Hewitt: Now your former colleague, John McCain, said look, there’s no record, there’s no evidence here that these methods actually led to the capture or the killing of bin Laden. Do you disagree with that? Or do you think he’s got an argument?

Santorum: I don’t, everything I’ve read shows that we would not have gotten this information as to who this man was if it had not been gotten information from people who were subject to enhanced interrogation. And so this idea that we didn’t ask that question while Khalid Sheikh Mohammed was being waterboarded, he doesn’t understand how enhanced interrogation works. I mean, you break somebody, and after they’re broken, they become cooperative. And that’s when we got this information. And one thing led to another, and led to another, and that’s how we ended up with bin Laden. That seems to be clear from all the information I read. Maybe McCain has better information than I do, but from what I’ve seen, it seems pretty clear that but for these cooperative witnesses who were cooperative as a result of enhanced interrogations, we would not have gotten bin Laden.

Once this hit the Interwebs, it was another "Rick says something kooky" day, and the condemnations were swift. Salon notes that McCain himself falsified information while being tortured, according to his memoir, so he knows a little something about how it works. McCain alter ego Mark Salter went on a Facebook diatribe that included this gem: "For pure, blind stupidity, nobody beats Santorum.
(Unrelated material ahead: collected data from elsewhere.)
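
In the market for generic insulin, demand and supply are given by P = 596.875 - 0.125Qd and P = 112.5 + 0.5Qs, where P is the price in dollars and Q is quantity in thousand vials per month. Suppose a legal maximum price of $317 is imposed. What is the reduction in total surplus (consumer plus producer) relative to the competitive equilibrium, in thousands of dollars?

Rearranging demand gives Qd = 4775 - 8P; rearranging supply gives Qs = 2P - 225. Equilibrium: 4775 - 8P = 2P - 225, so 5000 = 10P and P* = 500, Q* = 775.
Because the ceiling (317) lies below the market-clearing price, it is binding.
At P = 317: Qd = 4775 - 8·317 = 2239 and Qs = 2·317 - 225 = 409.
Quantity traded falls to 409. At Q = 409 the demand price is (4775 - 409)/8 = 545.75 and the supply price is (225 + 409)/2 = 317.
Deadweight loss = ½ · (545.75 - 317) · (775 - 409) = ½ · 228.75 · 366 = 41861.25.

41861.25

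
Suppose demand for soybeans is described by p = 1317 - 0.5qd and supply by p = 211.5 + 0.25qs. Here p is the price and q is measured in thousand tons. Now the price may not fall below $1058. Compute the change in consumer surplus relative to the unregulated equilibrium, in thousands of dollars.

-476088

Rearranging demand gives qd = 2634 - 2p; rearranging supply gives qs = 4p - 846. Setting quantity demanded equal to quantity supplied, 2634 - 2p = 4p - 846, gives p* = 580 and q* = 1474.
Because the floor (1058) lies above the market-clearing price, it is binding.
At p = 1058: qd = 2634 - 2·1058 = 518 and qs = 4·1058 - 846 = 3386.
Consumer surplus without the control is ½ · (1317 - 580) · 1474 = 543169.
With the floor, consumers buy 518 units at 1058, so CS = ½ · (1317 - 1058) · 518 = 67081.
Change in consumer surplus = 67081 - 543169 = -476088.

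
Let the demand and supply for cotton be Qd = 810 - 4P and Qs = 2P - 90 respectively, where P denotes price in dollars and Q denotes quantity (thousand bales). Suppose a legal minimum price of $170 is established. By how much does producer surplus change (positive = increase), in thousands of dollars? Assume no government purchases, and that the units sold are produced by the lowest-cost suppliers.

1000

Setting quantity demanded equal to quantity supplied, 810 - 4P = 2P - 90, gives P* = 150 and Q* = 210.
Because the floor (170) lies above the market-clearing price, it is binding.
At P = 170: Qd = 810 - 4·170 = 130 and Qs = 2·170 - 90 = 250.
Producer surplus without the control is ½ · (150 - 45) · 210 = 11025.
With the floor, 130 units are sold at 170. The supply price at Q = 130 is 110, so PS = ½ · [(170 - 45) + (170 - 110)] · 130 = 12025.
Change in producer surplus = 12025 - 11025 = 1000.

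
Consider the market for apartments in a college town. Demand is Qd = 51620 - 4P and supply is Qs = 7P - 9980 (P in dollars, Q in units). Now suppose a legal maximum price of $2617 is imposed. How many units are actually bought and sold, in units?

Equilibrium: 51620 - 4P = 7P - 9980, so 61600 = 11P and P* = 5600, Q* = 29220.
Because the ceiling (2617) lies below the market-clearing price, it is binding.
At P = 2617: Qd = 51620 - 4·2617 = 41152 and Qs = 7·2617 - 9980 = 8339.
The quantity actually transacted is the short side, supply: 8339.

8339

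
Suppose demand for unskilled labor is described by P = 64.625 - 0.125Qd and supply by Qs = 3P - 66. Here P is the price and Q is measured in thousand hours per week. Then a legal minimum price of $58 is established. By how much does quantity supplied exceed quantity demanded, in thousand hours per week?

Rearranging demand gives Qd = 517 - 8P. Setting quantity demanded equal to quantity supplied, 517 - 8P = 3P - 66, gives P* = 53 and Q* = 93.
Since 58 > 53, the floor is binding.
At P = 58: Qd = 517 - 8·58 = 53 and Qs = 3·58 - 66 = 108.
Surplus = Qs - Qd = 108 - 53 = 55.

55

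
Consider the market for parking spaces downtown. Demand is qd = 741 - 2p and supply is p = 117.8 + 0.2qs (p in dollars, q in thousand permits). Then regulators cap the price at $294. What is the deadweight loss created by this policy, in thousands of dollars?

0

Rearranging supply gives qs = 5p - 589. Without the control the market clears where 741 - 2p = 5p - 589, i.e. p* = 190 and q* = 361.
Since 294 is above p* = 190, the ceiling does not bind and the free-market outcome prevails.
Since the control does not bind, no trades are prevented and deadweight loss is zero.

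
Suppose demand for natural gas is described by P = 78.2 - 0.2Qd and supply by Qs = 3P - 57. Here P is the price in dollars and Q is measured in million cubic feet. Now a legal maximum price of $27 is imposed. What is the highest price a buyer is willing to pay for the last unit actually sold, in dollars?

Rearranging demand gives Qd = 391 - 5P. Setting quantity demanded equal to quantity supplied, 391 - 5P = 3P - 57, gives P* = 56 and Q* = 111.
Because the ceiling (27) lies below the market-clearing price, it is binding.
At P = 27: Qd = 391 - 5·27 = 256 and Qs = 3·27 - 57 = 24.
Only 24 units reach the market. On the demand curve, the marginal buyer's willingness to pay at Q = 24 is (391 - 24)/5 = 73.4.

73.4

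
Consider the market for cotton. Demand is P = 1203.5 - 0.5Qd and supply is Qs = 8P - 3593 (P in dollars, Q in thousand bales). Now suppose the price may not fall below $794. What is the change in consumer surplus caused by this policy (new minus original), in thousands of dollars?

-196522

Rearranging demand gives Qd = 2407 - 2P. Equilibrium: 2407 - 2P = 8P - 3593, so 6000 = 10P and P* = 600, Q* = 1207.
The floor of 794 is above the equilibrium price 600, so it binds.
At P = 794: Qd = 2407 - 2·794 = 819 and Qs = 8·794 - 3593 = 2759.
Consumer surplus without the control is ½ · (1203.5 - 600) · 1207 = 364212.25.
With the floor, consumers buy 819 units at 794, so CS = ½ · (1203.5 - 794) · 819 = 167690.25.
Change in consumer surplus = 167690.25 - 364212.25 = -196522.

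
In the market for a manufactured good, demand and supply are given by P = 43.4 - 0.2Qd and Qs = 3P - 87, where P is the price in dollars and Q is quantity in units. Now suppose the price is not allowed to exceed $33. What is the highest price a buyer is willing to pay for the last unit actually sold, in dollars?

Rearranging demand gives Qd = 217 - 5P. Setting quantity demanded equal to quantity supplied, 217 - 5P = 3P - 87, gives P* = 38 and Q* = 27.
Since 33 < 38, the ceiling is binding.
At P = 33: Qd = 217 - 5·33 = 52 and Qs = 3·33 - 87 = 12.
Only 12 units reach the market. On the demand curve, the marginal buyer's willingness to pay at Q = 12 is (217 - 12)/5 = 41.

41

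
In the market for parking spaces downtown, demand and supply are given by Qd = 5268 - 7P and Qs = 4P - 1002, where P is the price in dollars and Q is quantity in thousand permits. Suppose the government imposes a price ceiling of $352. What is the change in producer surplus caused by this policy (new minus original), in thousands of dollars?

In a free market, 5268 - 7P = 4P - 1002 gives the equilibrium P* = 570, Q* = 1278.
Since 352 < 570, the ceiling is binding.
At P = 352: Qd = 5268 - 7·352 = 2804 and Qs = 4·352 - 1002 = 406.
Producer surplus without the control is ½ · (570 - 250.5) · 1278 = 204160.5.
With the ceiling, producers sell 406 units at 352, so PS = ½ · (352 - 250.5) · 406 = 20604.5.
Change in producer surplus = 20604.5 - 204160.5 = -183556.

-183556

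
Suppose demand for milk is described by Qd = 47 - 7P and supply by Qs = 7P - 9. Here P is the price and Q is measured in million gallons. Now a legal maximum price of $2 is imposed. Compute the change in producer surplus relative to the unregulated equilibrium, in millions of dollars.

-24

Without the control the market clears where 47 - 7P = 7P - 9, i.e. P* = 4 and Q* = 19.
The ceiling of 2 is below the equilibrium price 4, so it binds.
At P = 2: Qd = 47 - 7·2 = 33 and Qs = 7·2 - 9 = 5.
Producer surplus without the control is ½ · (4 - 9/7) · 19 = 361/14.
With the ceiling, producers sell 5 units at 2, so PS = ½ · (2 - 9/7) · 5 = 25/14.
Change in producer surplus = 25/14 - 361/14 = -24.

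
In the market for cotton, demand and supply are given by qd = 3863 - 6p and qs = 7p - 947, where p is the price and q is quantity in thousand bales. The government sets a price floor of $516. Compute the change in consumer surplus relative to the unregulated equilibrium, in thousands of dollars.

-175930

In a free market, 3863 - 6p = 7p - 947 gives the equilibrium p* = 370, q* = 1643.
The floor of 516 is above the equilibrium price 370, so it binds.
At p = 516: qd = 3863 - 6·516 = 767 and qs = 7·516 - 947 = 2665.
Consumer surplus without the control is ½ · (3863/6 - 370) · 1643 = 2699449/12.
With the floor, consumers buy 767 units at 516, so CS = ½ · (3863/6 - 516) · 767 = 588289/12.
Change in consumer surplus = 588289/12 - 2699449/12 = -175930.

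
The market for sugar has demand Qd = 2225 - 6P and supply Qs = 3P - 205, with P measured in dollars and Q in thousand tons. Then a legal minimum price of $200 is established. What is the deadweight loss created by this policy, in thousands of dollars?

In a free market, 2225 - 6P = 3P - 205 gives the equilibrium P* = 270, Q* = 605.
Since 200 is below P* = 270, the floor does not bind and the free-market outcome prevails.
Since the control does not bind, no trades are prevented and deadweight loss is zero.

0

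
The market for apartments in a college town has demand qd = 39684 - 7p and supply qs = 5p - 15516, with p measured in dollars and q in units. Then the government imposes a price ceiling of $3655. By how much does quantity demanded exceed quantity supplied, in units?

11340

In a free market, 39684 - 7p = 5p - 15516 gives the equilibrium p* = 4600, q* = 7484.
Since 3655 < 4600, the ceiling is binding.
At p = 3655: qd = 39684 - 7·3655 = 14099 and qs = 5·3655 - 15516 = 2759.
Shortage = qd - qs = 14099 - 2759 = 11340.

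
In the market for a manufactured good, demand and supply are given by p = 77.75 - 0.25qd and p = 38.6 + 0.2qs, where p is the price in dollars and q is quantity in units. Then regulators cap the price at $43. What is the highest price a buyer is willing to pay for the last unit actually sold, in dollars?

72.25

Rearranging demand gives qd = 311 - 4p; rearranging supply gives qs = 5p - 193. Equilibrium: 311 - 4p = 5p - 193, so 504 = 9p and p* = 56, q* = 87.
Since 43 < 56, the ceiling is binding.
At p = 43: qd = 311 - 4·43 = 139 and qs = 5·43 - 193 = 22.
Only 22 units reach the market. On the demand curve, the marginal buyer's willingness to pay at q = 22 is (311 - 22)/4 = 72.25.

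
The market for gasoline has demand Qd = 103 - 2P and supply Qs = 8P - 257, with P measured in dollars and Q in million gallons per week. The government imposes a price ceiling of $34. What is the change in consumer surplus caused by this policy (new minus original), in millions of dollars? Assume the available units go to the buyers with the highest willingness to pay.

-34

Setting quantity demanded equal to quantity supplied, 103 - 2P = 8P - 257, gives P* = 36 and Q* = 31.
Since 34 < 36, the ceiling is binding.
At P = 34: Qd = 103 - 2·34 = 35 and Qs = 8·34 - 257 = 15.
Consumer surplus without the control is ½ · (51.5 - 36) · 31 = 240.25.
With the ceiling, 15 units are sold at 34 (assume they go to the highest-value buyers). The demand price at Q = 15 is 44, so CS = ½ · [(51.5 - 34) + (44 - 34)] · 15 = 206.25.
Change in consumer surplus = 206.25 - 240.25 = -34.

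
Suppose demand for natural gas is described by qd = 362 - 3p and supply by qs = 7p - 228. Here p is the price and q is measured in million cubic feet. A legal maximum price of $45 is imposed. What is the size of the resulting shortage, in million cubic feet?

Setting quantity demanded equal to quantity supplied, 362 - 3p = 7p - 228, gives p* = 59 and q* = 185.
The ceiling of 45 is below the equilibrium price 59, so it binds.
At p = 45: qd = 362 - 3·45 = 227 and qs = 7·45 - 228 = 87.
Shortage = qd - qs = 227 - 87 = 140.

140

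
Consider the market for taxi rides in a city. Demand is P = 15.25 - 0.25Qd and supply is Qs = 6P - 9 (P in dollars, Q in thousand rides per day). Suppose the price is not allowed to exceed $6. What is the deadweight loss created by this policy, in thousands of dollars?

Rearranging demand gives Qd = 61 - 4P. Without the control the market clears where 61 - 4P = 6P - 9, i.e. P* = 7 and Q* = 33.
Since 6 < 7, the ceiling is binding.
At P = 6: Qd = 61 - 4·6 = 37 and Qs = 6·6 - 9 = 27.
Quantity traded falls to 27. At Q = 27 the demand price is (61 - 27)/4 = 8.5 and the supply price is (9 + 27)/6 = 6.
Deadweight loss = ½ · (8.5 - 6) · (33 - 27) = ½ · 2.5 · 6 = 7.5.

7.5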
In my 20 years in the Senate, I never met a dumber member, which he reminded me of today."

But the most cutting remark was from McCain's spokeswoman, who wrote a response that probably hurt attention-starved Santorum more than anything else in reply to a query from Washington Post blogger Greg Sargent: "Who?"

As the manure maelstrom gathered, Santorum spokeswoman Virginia Davis offered a clarification from Rick to reporters who asked:

I disagree with Senator McCain's view that the enhanced interrogation techniques used on a select few high-value terrorist detainees were unsuccessful nor do I believe they amounted to torture. For anyone to infer my disagreement with Senator McCain's policy position lessens my respect for his service to our country and all he had to endure is outrageous and unfortunate.

Remember that word "outrageous." You're going to hear it again as long as Santorum is in this thing.

The Wilkes-Barre Times Leader report on Santorum's visit to a pro-life center there is sadly devoid of wild statements, though Rick does reveal that he was in the area for "an event" in his honor, indicating that he's drawing on his old home state for fund-raising support. He's going need the money to rebut all that ammo he's handing out for attack ads.

The Schedule: No public appearances on the docket today.

Above: Hey Torquemada, whaddya say? Mel Brooks depicting a kinder, gentler era of torture, the Spanish Inquisition.